Armando.- Creo que sí. ¿Usted es la bonne, la domestique?.

Lola.- Hable en cristiano, señor. Yo soy Lola.

Armando.- ¿Lleva usted mucho tiempo en esta casa o es un nuevo bombón en este apacible hogar?.

Lola.- Nuevo, no. Novísimo.

Armando.- He descubierto un novísimo...

Lola.- Continente. Con la diferencia de que Cristóbal Colón salió de Palos para descubrir y usted...

Armando.- Saldré a palos si me intereso más por el contenido que por el continente. ¿No quiere usted decir eso?.

Lola.- Es usted muy listo y además... Va completo, impecable. Zapatos último modelo, traje como conviene a ese tipo "bárbaro" del que es "feliz poseedor", una corbata "estupenda", una camisa "formidable"...

Armando.- ¡Caramba!, niña, basta ya. ¡Qué lenguaje!. Bárbaro, estupendo, formidable. El lenguaje de moda. Lo que dice el Padre Félix. "Un  señor más o menos ruinoso es todavía potable; una mujer que bebe más de la cuenta es que aguanta; si anda en aventuras nada edificantes, ¡nada edificantes!, es que se divierte, es que tiene muchas horas de vuelo".

Lola.- O es que tiene plan; que lo pasa "de miedo".

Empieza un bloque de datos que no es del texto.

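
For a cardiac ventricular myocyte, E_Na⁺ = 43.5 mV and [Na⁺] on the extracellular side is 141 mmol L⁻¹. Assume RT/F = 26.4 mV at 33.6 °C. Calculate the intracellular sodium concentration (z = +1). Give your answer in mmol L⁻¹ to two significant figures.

27 mmol L⁻¹

Nernst: E = (26.4/1) · ln([out]/[in]), so ln([out]/[in]) = 43.5 × 1 / 26.4 = 1.6477.
[out]/[in] = e^(1.6477) = 5.195.
[in] = 141 / 5.195 = 27.14 mmol L⁻¹.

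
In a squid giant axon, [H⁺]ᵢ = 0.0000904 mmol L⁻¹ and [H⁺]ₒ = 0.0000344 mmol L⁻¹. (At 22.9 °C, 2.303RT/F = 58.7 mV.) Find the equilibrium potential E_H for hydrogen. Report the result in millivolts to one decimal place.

E = (58.7/z) · log₁₀([H⁺]_out/[H⁺]_in) with z = +1.
= (58.7/1) · log₁₀(0.0000344/0.0000904) = 58.70 · log₁₀(0.3805)
= 58.70 · (-0.4196) = -24.63 mV

-24.6 mV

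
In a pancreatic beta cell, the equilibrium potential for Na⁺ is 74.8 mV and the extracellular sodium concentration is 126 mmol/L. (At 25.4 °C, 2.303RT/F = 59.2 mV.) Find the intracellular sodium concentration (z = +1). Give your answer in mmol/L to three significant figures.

Nernst: E = (59.2/1) · log₁₀([out]/[in]), so log₁₀([out]/[in]) = 74.8 × 1 / 59.2 = 1.2635.
[out]/[in] = 10^(1.2635) = 18.34.
[in] = 126 / 18.34 = 6.868 mmol/L.

6.87 mmol/L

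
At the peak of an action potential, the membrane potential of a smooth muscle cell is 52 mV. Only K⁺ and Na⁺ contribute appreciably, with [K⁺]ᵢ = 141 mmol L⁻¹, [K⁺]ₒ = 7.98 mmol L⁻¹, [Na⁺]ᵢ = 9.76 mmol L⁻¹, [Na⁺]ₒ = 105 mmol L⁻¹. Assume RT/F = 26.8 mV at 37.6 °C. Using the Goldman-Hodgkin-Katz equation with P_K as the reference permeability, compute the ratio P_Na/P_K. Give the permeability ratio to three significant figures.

26.3

Let α = P_Na/P_K. GHK: Vm = 26.8·ln[(Kₒ + α·Naₒ)/(Kᵢ + α·Naᵢ)].
e^(Vm/26.8) = e^(52.0/26.8) = 6.9608
So 6.9608·(Kᵢ + α·Naᵢ) = Kₒ + α·Naₒ → α = (6.9608·141.0 − 7.98) / (105.0 − 6.9608·9.76)
α = (981.5 − 7.98) / (105.0 − 67.94) = 973.5/37.06 = 26.27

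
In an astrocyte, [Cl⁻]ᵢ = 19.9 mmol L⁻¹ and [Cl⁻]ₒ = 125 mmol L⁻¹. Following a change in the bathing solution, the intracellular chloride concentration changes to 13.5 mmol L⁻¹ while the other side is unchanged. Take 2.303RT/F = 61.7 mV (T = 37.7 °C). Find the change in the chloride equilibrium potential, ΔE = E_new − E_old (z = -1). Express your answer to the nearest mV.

-10 mV

E_old = (61.7/-1)·log₁₀(125/19.9) = -49.24 mV
E_new = (61.7/-1)·log₁₀(125/13.5) = -59.64 mV
ΔE = -59.64 − (-49.24) = -10.40 mV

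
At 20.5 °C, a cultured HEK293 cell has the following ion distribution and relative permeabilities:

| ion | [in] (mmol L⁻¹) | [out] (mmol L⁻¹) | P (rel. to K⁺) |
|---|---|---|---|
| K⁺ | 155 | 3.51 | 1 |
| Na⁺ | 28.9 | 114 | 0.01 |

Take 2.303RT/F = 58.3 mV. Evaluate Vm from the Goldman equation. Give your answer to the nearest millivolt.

-89 mV

Vm = 58.3 · log₁₀[(Σ P·[cation]ₒ + Σ P·[anion]ᵢ) / (Σ P·[cation]ᵢ + Σ P·[anion]ₒ)]
Numerator = 1×3.51 + 0.01×114 = 4.65
Denominator = 1×155 + 0.01×28.9 = 155.3
Vm = 58.3 · log₁₀(0.029944) = 58.3 × (-1.5237) = -88.83 mV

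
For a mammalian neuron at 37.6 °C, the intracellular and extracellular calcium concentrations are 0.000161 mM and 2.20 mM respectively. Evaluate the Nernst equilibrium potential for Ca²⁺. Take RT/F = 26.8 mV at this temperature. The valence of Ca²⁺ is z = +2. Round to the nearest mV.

E = (26.8/z) · ln([Ca²⁺]_out/[Ca²⁺]_in) with z = +2.
= (26.8/2) · ln(2.20/0.000161) = 13.40 · ln(1.366e+04)
= 13.40 · (9.5226) = 127.60 mV

128 mV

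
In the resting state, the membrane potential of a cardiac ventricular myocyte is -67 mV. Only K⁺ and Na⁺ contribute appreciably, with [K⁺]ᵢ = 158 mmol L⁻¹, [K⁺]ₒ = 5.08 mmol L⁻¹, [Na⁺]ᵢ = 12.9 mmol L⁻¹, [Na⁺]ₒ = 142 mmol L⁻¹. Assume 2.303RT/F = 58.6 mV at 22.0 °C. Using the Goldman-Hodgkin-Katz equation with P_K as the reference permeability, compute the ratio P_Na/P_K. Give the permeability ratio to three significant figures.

Let α = P_Na/P_K. GHK: Vm = 58.6·log₁₀[(Kₒ + α·Naₒ)/(Kᵢ + α·Naᵢ)].
10^(Vm/58.6) = 10^(-67.0/58.6) = 0.071888
So 0.071888·(Kᵢ + α·Naᵢ) = Kₒ + α·Naₒ → α = (0.071888·158.0 − 5.08) / (142.0 − 0.071888·12.9)
α = (11.36 − 5.08) / (142.0 − 0.9274) = 6.278/141.1 = 0.0445

0.0445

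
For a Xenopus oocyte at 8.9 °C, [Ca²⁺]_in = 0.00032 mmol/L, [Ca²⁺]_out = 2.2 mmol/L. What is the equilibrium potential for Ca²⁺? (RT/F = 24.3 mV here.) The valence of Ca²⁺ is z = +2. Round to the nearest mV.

107 mV

E = (24.3/z) · ln([Ca²⁺]_out/[Ca²⁺]_in) with z = +2.
= (24.3/2) · ln(2.2/0.00032) = 12.15 · ln(6875)
= 12.15 · (8.8356) = 107.35 mV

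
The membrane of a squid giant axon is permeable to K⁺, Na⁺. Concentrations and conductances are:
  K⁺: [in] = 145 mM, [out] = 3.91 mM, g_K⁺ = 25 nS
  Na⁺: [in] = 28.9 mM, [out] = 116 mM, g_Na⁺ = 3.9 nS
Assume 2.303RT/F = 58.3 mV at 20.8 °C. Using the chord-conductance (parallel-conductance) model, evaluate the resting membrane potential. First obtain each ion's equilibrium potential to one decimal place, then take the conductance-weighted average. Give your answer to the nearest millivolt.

E_K⁺ = (58.3/1)·log₁₀(3.91/145) = -91.5 mV
E_Na⁺ = (58.3/1)·log₁₀(116/28.9) = 35.2 mV
Vm = (Σ gᵢEᵢ)/(Σ gᵢ) = (25·-91.5 + 3.9·35.2) / (25 + 3.9)
= -2150.22 / 28.9 = -74.40 mV

-74 mV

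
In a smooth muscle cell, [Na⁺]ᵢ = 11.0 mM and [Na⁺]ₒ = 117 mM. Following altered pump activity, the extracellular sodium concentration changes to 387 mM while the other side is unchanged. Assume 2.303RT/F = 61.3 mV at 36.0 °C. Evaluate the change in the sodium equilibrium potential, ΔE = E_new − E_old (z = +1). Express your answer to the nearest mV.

E_old = (61.3/1)·log₁₀(117/11.0) = 62.94 mV
E_new = (61.3/1)·log₁₀(387/11.0) = 94.79 mV
ΔE = 94.79 − (62.94) = 31.85 mV

32 mV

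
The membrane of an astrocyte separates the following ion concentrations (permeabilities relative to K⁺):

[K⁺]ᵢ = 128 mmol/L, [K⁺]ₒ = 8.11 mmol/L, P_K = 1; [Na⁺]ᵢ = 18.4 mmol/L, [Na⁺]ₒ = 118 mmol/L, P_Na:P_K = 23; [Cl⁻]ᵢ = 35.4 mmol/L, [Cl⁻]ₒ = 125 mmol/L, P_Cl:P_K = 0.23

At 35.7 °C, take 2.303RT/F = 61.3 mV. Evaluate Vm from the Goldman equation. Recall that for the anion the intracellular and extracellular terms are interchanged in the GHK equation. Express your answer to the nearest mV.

Vm = 61.3 · log₁₀[(Σ P·[cation]ₒ + Σ P·[anion]ᵢ) / (Σ P·[cation]ᵢ + Σ P·[anion]ₒ)]
Numerator = 1×8.11 + 23×118 + 0.23×35.4 = 2730
Denominator = 1×128 + 23×18.4 + 0.23×125 = 580
Vm = 61.3 · log₁₀(4.7077) = 61.3 × (0.6728) = 41.24 mV

41 mV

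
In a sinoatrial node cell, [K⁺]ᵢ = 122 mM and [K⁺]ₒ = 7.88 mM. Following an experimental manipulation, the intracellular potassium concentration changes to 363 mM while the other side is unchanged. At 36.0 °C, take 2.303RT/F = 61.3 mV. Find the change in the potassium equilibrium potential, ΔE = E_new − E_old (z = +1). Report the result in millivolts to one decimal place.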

Armando.- Lo que más gracia me hace es que me haya dicho que llevo una "formidable" camisa.

Lola.- Pues debía disgustarle a usted, porque precisamente son "los descamisados" el plato fuerte del momento actual.

Armando.- Vámonos, flamenca. Dígame cual será mi venturoso aposento.

Lola.- Sígame y déjese conducir.

(Van hacia la puerta lateral derecha)

Armando.- Con usted al finis terrae.

Lola.- ¡Qué cosas tienen los señoritos!  Pues yo  con usted ni a la gloria. ¡Que ya es decir!.